KALINIC Voto 5: getta alle ortiche la palla del vantaggio al minuto 117, risultando ovviamente penalizzato nel voto.

BORINI S.V.: atto di presenza.

MONTOLIVO S.V.: partecipa con efficacia al finale di partita, peccato sbagli il suo rigore ma è un errore che non costa nulla.

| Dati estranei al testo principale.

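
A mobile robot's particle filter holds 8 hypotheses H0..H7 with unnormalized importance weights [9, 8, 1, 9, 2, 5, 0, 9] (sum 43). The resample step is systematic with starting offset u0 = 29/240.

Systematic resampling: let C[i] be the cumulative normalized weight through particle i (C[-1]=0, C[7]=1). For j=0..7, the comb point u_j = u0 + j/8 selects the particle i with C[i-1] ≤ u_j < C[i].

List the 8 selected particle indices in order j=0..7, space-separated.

C = [9/43, 17/43, 18/43, 27/43, 29/43, 34/43, 34/43, 1]
j=0: u_0=29/240 ∈ [0, 9/43) → index 0
j=1: u_1=59/240 ∈ [9/43, 17/43) → index 1
j=2: u_2=89/240 ∈ [9/43, 17/43) → index 1
j=3: u_3=119/240 ∈ [18/43, 27/43) → index 3
j=4: u_4=149/240 ∈ [18/43, 27/43) → index 3
j=5: u_5=179/240 ∈ [29/43, 34/43) → index 5
j=6: u_6=209/240 ∈ [34/43, 1) → index 7
j=7: u_7=239/240 ∈ [34/43, 1) → index 7

0 1 1 3 3 5 7 7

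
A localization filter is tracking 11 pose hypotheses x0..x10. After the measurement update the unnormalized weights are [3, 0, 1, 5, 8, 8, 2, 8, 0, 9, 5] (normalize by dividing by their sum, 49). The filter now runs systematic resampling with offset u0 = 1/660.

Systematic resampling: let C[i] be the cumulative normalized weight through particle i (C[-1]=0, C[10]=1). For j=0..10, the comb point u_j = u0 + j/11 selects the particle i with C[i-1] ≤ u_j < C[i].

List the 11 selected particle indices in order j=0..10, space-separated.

C = [3/49, 3/49, 4/49, 9/49, 17/49, 25/49, 27/49, 5/7, 5/7, 44/49, 1]
j=0: u_0=1/660 ∈ [0, 3/49) → index 0
j=1: u_1=61/660 ∈ [4/49, 9/49) → index 3
j=2: u_2=11/60 ∈ [4/49, 9/49) → index 3
j=3: u_3=181/660 ∈ [9/49, 17/49) → index 4
j=4: u_4=241/660 ∈ [17/49, 25/49) → index 5
j=5: u_5=301/660 ∈ [17/49, 25/49) → index 5
j=6: u_6=361/660 ∈ [25/49, 27/49) → index 6
j=7: u_7=421/660 ∈ [27/49, 5/7) → index 7
j=8: u_8=481/660 ∈ [5/7, 44/49) → index 9
j=9: u_9=541/660 ∈ [5/7, 44/49) → index 9
j=10: u_10=601/660 ∈ [44/49, 1) → index 10

0 3 3 4 5 5 6 7 9 9 10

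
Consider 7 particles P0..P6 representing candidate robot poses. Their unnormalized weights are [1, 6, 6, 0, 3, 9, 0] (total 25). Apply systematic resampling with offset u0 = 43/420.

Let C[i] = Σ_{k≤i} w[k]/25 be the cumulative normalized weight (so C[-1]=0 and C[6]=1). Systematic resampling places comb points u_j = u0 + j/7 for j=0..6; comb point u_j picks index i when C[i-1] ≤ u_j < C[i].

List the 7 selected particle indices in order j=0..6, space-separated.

1 1 2 4 5 5 5

C = [1/25, 7/25, 13/25, 13/25, 16/25, 1, 1]
j=0: u_0=43/420 ∈ [1/25, 7/25) → index 1
j=1: u_1=103/420 ∈ [1/25, 7/25) → index 1
j=2: u_2=163/420 ∈ [7/25, 13/25) → index 2
j=3: u_3=223/420 ∈ [13/25, 16/25) → index 4
j=4: u_4=283/420 ∈ [16/25, 1) → index 5
j=5: u_5=49/60 ∈ [16/25, 1) → index 5
j=6: u_6=403/420 ∈ [16/25, 1) → index 5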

GATTUSO Voto 8: la squadra soffre quello che serve. Tenuto conto che abbiamo giocato tre volte contro la Lazio nel 2018, totalizzando oltre 300 minuti di gioco, me le raccontate voi le palle gol di Immobile (bomber di stagione), Milinkovic-Savic (centrocampista più prolifico), Luis Alberto, Felipe Anderson? Sapersi difendere è un merito e non un caso. Pur senza raggiungere le vette di rendimento viste contro la Roma, stasera abbiamo assistito ad un’altra partita di grande intelligenza tecnica e tattica. Siamo tornati una squadra, è ufficiale.

Egidio

Sono nato all'epoca delle Olimpiadi di Roma, nella vita non faccio lo scrittore, né il giornalista, ma tutt’altra cosa che adesso non è utile descrivere né spiegare. Mi piace scrivere. Nel corso della mia vita, sin dall’epoca del liceo, credo di aver sviluppato una discreta capacità nel raccontare ed esprimere idee, concetti, ma soprattutto sentimenti e sensazioni. Tuttora, nella vita di tutti i giorni scrivo molto per lavoro. Sono innamorato del Milan dall’età di 8 anni e questo per merito di mio padre buon’anima, ahimè, volato in cielo pochi mesi prima della Stella del 10°. Mi firmerò con lo pseudonimo di Egidio. Come molti altri di voi, ho giocato a pallone (badate bene, “a pallone”, e non “a calcio”) a livello dilettantistico-amatoriale. Giocavo centravanti (adesso sarei “una prima punta”), la maglia rigorosamente era la numero 9 ed Egidio era il soprannome che i miei amici mi affibbiarono all’epoca dei fatti, ma vi assicuro che ho segnato più reti di quante ne abbia sbagliate lo Sciagurato. Ringrazio sin d’ora chi mi leggerà, chi mi apprezzerà, chi no, ma soprattutto chi, con educazione, mi contesterà : il peggior disprezzo è l’indifferenza. Ricordate che il Milan si discute, ma si ama. Ed io lo amo.